1999 Highlights include:

  • Revenues increased 25.7% to $55.8 million for the year ended December 31, 1999, from $44.4 million for the same period last year. Same-store revenues increased 3% for the year ended December 31, 1999 and same-store revenues per round increased 4%.

  • GTA declared distribution to shareholders of $1.76 for the year ended December 31, 1999, reducing its payout ratio from 77% of FFO for the prior year to 67% of FFO this year.

  • On May 11, 1999, GTA acquired Metamora Golf & Country Club in Metamora, Michigan (45 minutes northeast of Detroit), for $5.9 Million, an 18-hole public facility, leased by Total Golf, Inc.
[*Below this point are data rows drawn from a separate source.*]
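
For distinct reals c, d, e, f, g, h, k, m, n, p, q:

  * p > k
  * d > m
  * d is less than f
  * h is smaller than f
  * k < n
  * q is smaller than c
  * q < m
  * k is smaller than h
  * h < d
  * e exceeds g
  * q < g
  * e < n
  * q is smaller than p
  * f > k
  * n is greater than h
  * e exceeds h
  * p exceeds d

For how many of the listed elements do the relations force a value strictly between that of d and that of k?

1

Chaining upward from k reaches: h, e, n, p, f.
Chaining downward from d reaches: q, h, m.
Strictly between k and d are those in both lists: h — 1 element.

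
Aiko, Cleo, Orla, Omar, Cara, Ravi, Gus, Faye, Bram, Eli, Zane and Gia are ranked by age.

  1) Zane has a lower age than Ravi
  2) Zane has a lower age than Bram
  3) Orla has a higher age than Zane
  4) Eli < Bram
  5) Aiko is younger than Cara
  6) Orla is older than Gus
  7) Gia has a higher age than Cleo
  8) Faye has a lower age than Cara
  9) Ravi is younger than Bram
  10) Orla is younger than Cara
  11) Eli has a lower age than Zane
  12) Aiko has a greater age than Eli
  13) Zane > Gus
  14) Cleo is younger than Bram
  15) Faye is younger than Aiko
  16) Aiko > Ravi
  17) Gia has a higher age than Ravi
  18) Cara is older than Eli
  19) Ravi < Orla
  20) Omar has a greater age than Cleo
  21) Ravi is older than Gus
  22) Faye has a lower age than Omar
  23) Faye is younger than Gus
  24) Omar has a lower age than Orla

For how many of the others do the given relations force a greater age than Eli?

The elements the relations force above Eli are Zane, Ravi, Orla, Gia, Bram, Aiko, Cara — no chain reaches any other.
That is 7.

7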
  • On July 28, 1999, GTA acquired the highly acclaimed Pete Dye Golf Club in Bridgeport, West Virginia for $10 Million, an 18-hole private club facility, leased by Golf Course Leasing, LLC.

  • GTA Board of Directors Adopted a Shareholder Rights Plan and authorized a plan for the repurchase of up to one million shares of common stock.

  • GTA Lessee Association approved the continued affiliation with Preferred Vendors, Club Car, John Deere, Lesco, The Toro Company, OM Scotts, Rainbird, and the addition of ePayNet Solutions, a national insurance and employee leasing company.



As of December 31, 1999, the Company had an interest in a total of 47 courses, located in 16 states. Since its initial acquisition of ten courses in February 1997, GTA has acquired interests in 37 (18-hole equivalent) courses, for a total investment in excess of $360 million.

Golf Trust of America, Inc. with headquarters in Charleston, South Carolina, is a self-administered REIT formed to capitalize on the consolidation opportunities in the ownership of golf courses in the United States. The Company's business strategy is to acquire high quality golf courses and lease them to qualified third party operators, including affiliates of the sellers.

Certain matters discussed in this press release may constitute forward-looking statements within the meaning of the federal securities laws. Actual results and the timing of certain events could differ materially from those projected in or contemplated by the forward-looking statements due to a number of factors including general economic conditions, competition for golf course acquisitions, the availability of equity and debt financing, interest rates and other risk factors as outlined in the Company's SEC reports, including the prospectus dated November 4, 1997 and the annual report on Form 10-K dated March 31, 1998.